Drivers in NYC may soon have to pay up to $23 to enter Manhattan


New Yorkers have been hearing rumors about the potential implementation of congestion pricing in Manhattan and, now, the proposal is one step closer to become a reality. 

If the plan were to pass, drivers entering Manhattan’s “central business district” (defined as the area between 60th Street and Battery Park) would automatically be charged an electronic toll of up to $23 a day. Folks riding through the West Side Highway and FDR Drive, though, would not be tolled. 

According to an assessment released by the Metropolitan Transportation Authority (MTA), if the program were to kick off, traffic in the city could potentially decline by 15% to 20%. However, the implementation of congestion pricing could potentially worsen traffic in other boroughs. Another plus: pollution would likely drop by 11% in midtown and lower Manhattan and by about 9% uptown.

The proposal has been a long time coming: local lawmakers approved the plan back in 2019, hoping to kick start it by 2021. That didn’t happen because the Federal Highway Administration (FHWA) must approve the project as well and it did not do so under then-President Donald Trump’s administration.

NYC from above
Photograph: Shutterstock

Just yesterday, though, the FHWA announced that it had looked through and approved the required environmental assessment (which, according to a press release “evaluates the effects of the program compared with taking no action”) and is scheduled to review submitted public comments by September 9.

Following the announcement, the MTA explained that the pricing hike could be implemented within 10 months of approval. 

Specifically, the assessment dissected seven different scenarios for the unrolling of the tolling plan, with peak-time rates to enter the selected district ranging from $9 to $23. According to NBC4, “in virtually all configurations of the plan, peak would run from 6am to 8pm on weekdays and 10am to 10pm on weekends.”
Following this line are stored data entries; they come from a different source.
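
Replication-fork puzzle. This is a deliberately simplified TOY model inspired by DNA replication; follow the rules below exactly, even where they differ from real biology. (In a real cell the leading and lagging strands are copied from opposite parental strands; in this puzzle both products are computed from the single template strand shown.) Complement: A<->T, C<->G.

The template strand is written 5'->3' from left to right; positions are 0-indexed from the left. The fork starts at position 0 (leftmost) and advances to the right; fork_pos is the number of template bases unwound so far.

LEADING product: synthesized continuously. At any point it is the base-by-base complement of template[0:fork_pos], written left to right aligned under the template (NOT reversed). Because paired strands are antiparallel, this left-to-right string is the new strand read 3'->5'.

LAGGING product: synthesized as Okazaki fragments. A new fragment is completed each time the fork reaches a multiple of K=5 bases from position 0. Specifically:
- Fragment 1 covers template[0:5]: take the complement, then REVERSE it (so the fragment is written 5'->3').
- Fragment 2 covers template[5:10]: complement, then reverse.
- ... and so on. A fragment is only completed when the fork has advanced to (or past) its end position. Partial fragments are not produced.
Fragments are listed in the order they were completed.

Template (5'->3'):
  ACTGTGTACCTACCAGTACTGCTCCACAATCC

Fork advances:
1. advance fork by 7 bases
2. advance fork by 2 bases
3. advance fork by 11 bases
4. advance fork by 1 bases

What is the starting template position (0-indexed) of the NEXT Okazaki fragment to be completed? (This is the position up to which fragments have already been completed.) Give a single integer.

Step 1: advance 7 -> fork_pos = 0 + 7 = 7. Reached multiple(s) of 5: 5 -> fragment 1 completed (1 total).
Step 2: advance 2 -> fork_pos = 7 + 2 = 9. Next multiple of 5 is 10 (not reached); still 1 fragment(s).
Step 3: advance 11 -> fork_pos = 9 + 11 = 20. Reached multiple(s) of 5: 10, 15, 20 -> fragments 2-4 completed (4 total).
Step 4: advance 1 -> fork_pos = 20 + 1 = 21. Next multiple of 5 is 25 (not reached); still 4 fragment(s).
4 fragment(s) completed, covering template[0:20] (4 x 5 = 20). The next fragment, fragment 5, covers template[20:25], so it starts at position 20.

Answer: 20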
If the plan were to pass, New York would be the first major city in the U.S. to implement such a measure. The city of London is the only other comparable example in the world at the moment as citizens have been paying a similar charge there since 2003.

Although the idea of a less traffic-heavy New York is certainly an enticing one, especially given the fact that most New Yorkers don’t often drive around town but prefer to use public transportation, it’s important to note that, if green-lit, the congestion pricing plan would affect virtually all citizens who wish to get on and off the island during peak hours. As they say: you win some, you lose some.